— Ты еще адвоката вспомни, — улыбнулась она.
— Ну, считай, что я — твой адвокат. Защитник, значит.
— Дело в том, что у меня возникли… непростые отношения с Андреем.
— Понятно, — нахмурился Антон, — ты была с ним…
— Нет! Это не то, что ты думаешь! — Она поняла, что лучше слукавить. — Просто он поставил меня в сложное положение, пользуясь своей властью. Ты же знаешь, он — владелец нашего телевизионного канала. А потом… Я бы все поняла. Но он пригрозил, что если я увлекусь тобой, то он отложит операцию Кати, просто не даст на нее денег. И я промолчала. Я хотела сразу же позвонить тебе. Это было в тот вечер, когда мы ужинали во французском ресторане.
— Ну и дела! — присвистнул он. — Я, конечно, знаю, что он за человек, но такое… Что же ты делаешь с мужчинами, Алена? Ладно, не обижайся. — Он погладил ее по руке. — Знаешь, ты мне зря не позвонила. Мы могли бы решить твою проблему раз и навсегда.
— Но как?!
— Неужели же ты думаешь, что все зависело только от него? И что я не помог бы девочке, если бы он отказал в деньгах? Господи! Бред какой-то! Он поймал тебя. Аленушка, дорогая, я вовсе не завишу от Богородского так, как ты могла подумать. Да, мы пока партнеры. Но это только пока он не сделал ничего дурного. Но теперь… Я даже не знаю, как дальше с ним работать? Нет, не думай, ему и в голову не придет меня уволить. Но мне самому будет неприятно. Хотя я так привык к нашему госпиталю, ко всему персоналу. Там работают отличные ребята, настоящие профессионалы. А я консерватор. Трудно привыкаю к месту и трудно его меняю. Ты не представляешь, сколько душевных сил мне стоило перебраться в Штаты! Меня ведь приглашали не раз и не два. А я все не мог сдвинуться с места. Меня и теперь зовут, самые разные больницы меня приглашают и здесь, и в Европе. Так что без работы я в любом случае не останусь. Но, но, но…
— Прости, Антон, я не должна была тебя этим загружать. Получается, приехала какая-то незначительная московская звездочка, простая журналистка, никто, по здешним меркам, и вот уже пошли какие-то волны по устоявшейся поверхности. Зачем это тебе? И… зачем мне?
Он ничего не ответил. Просто поставил на палубу свой бокал, взял у нее ее недопитый мартини, поставил рядом, а потом нежно коснулся ее губ, глядя ей в глаза.
— Ты ничего обо мне не знаешь, — прошептала она.
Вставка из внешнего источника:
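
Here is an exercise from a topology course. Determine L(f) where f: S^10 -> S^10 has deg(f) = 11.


On S^10: L(f) = tr(f_0*) + (-1)^10 tr(f_10*) = 1 + (-1)^10 * deg(f).
L(f) = 1 + (-1)^10 * 11 = 1 + 11 = 12

12


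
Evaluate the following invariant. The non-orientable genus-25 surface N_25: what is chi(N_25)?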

— А что такого я должен знать? Алена, я знаю только одно, что влюбился в тебя, как мальчишка, как только увидел. Ты пришла такая серьезная, такая деловая! А потом я увидел, как ты озабочена малышкой, как сочувствуешь всем этим больным, как внимательна и тактична, как понравилась нашим медсестрам, которые тоже влюбились в тебя с первого взгляда. Ты никогда не замечала, как воздействуешь на людей? Тебя хочется любить и быть абсолютно уверенным, что ты достойна любви больше, чем кто бы то ни было. Неужели ты этого не понимаешь? Для этого вовсе не надо изучать твою биографию. Я что, ФСБ? Стану интересоваться «порочащими тебя связями»? Да мне на все наплевать. Ты здесь. Со мной. И мне больше ничего не нужно.
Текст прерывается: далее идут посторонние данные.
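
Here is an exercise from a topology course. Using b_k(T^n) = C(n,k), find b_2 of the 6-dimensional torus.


By the Kunneth formula, b_k(T^n) = C(n,k).
b_2(T^6) = C(6,2).
C(6,2) = 6!/(2!*4!) = 15

15


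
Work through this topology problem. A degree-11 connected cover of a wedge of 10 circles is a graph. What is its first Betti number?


Nielsen-Schreier: an index-n subgroup of F_r is free of rank 1 + n(r-1).
Equivalently: chi(cover) = n*chi(base); chi(vee_r S^1) = 1 - 10 = -9.
chi(E) = 11*(-9) = -99; rank = 1 - chi(E) = 1 - (-99) = 100.
rank = 1 + 11*(10-1) = 1 + 99 = 100

100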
— Но что же мне делать? Как вернуться на виллу?
— А кто тебе сказал, что это необходимо?
— А как же наш фильм? Как же съемочная группа, они будут меня ждать, они же получили эту работу и хотят, чтобы она была оплачена.
— Эта работа нужна Богородскому. Ты что, не поняла, что это просто не слишком дорогой рекламный ролик? Он умеет считать деньги. И вряд ли откажется от своей затеи. Даже ради тебя, ради того, чтобы иметь удовольствие устроить тебе гадость. Нет. Он этого не сделает. И потом… У тебя есть я! Все, — сказал Антон, — хватит об этом! Надо подумать об обеде. Ты умеешь готовить, я надеюсь? — спросил он нарочито строгим голосом.
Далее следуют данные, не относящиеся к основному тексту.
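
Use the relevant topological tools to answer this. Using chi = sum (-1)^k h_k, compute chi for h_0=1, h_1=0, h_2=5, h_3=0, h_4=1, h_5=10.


Handles of index k contribute (-1)^k to chi (same as CW cells).
chi = (1) + (0) + (5) + (0) + (1) + (-10) = -3

-3


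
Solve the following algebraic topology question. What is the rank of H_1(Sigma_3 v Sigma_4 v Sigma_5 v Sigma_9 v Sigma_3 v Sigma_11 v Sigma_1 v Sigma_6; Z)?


For a wedge X v Y: reduced H_k(X v Y) = H_k(X) + H_k(Y).
Each Sigma_g contributes b_1 = 2g.
b_1 = 6 + 8 + 10 + 18 + 6 + 22 + 2 + 12 = 84

84


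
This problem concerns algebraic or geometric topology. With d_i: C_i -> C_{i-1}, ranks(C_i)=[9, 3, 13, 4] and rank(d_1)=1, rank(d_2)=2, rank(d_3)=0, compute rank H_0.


rank H_k = rank(ker d_k) - rank(im d_{k+1}).
rank(ker d_0) = rank(C_0) - rank(d_0) = 9 - 0 = 9.
rank(im d_{0+1}) = 1.
rank H_0 = 9 - 1 = 8

8


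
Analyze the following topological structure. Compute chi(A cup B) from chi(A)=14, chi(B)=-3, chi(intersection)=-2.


chi(A cup B) = chi(A) + chi(B) - chi(A cap B)
= 14 + (-3) - (-2)
= 13

13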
— Еще как, господин капитан! А что у нас есть?
— Пойдем, я тебе покажу все необходимое. Конечно, с моей стороны просто безобразие заставлять тебя возиться с рыбой, но мне принесли отличного тунца.
— А пряности у тебя есть? — спросила Алена. — А белое вино?
— Все, все есть. Я просто отлично подготовился. Так что буду тебя испытывать на роль кока. Если выдержишь испытание — работой ты обеспечена! А что? Бросишь к чертовой матери свое телевидение, а я свой госпиталь и будем бродить по морям, по волнам.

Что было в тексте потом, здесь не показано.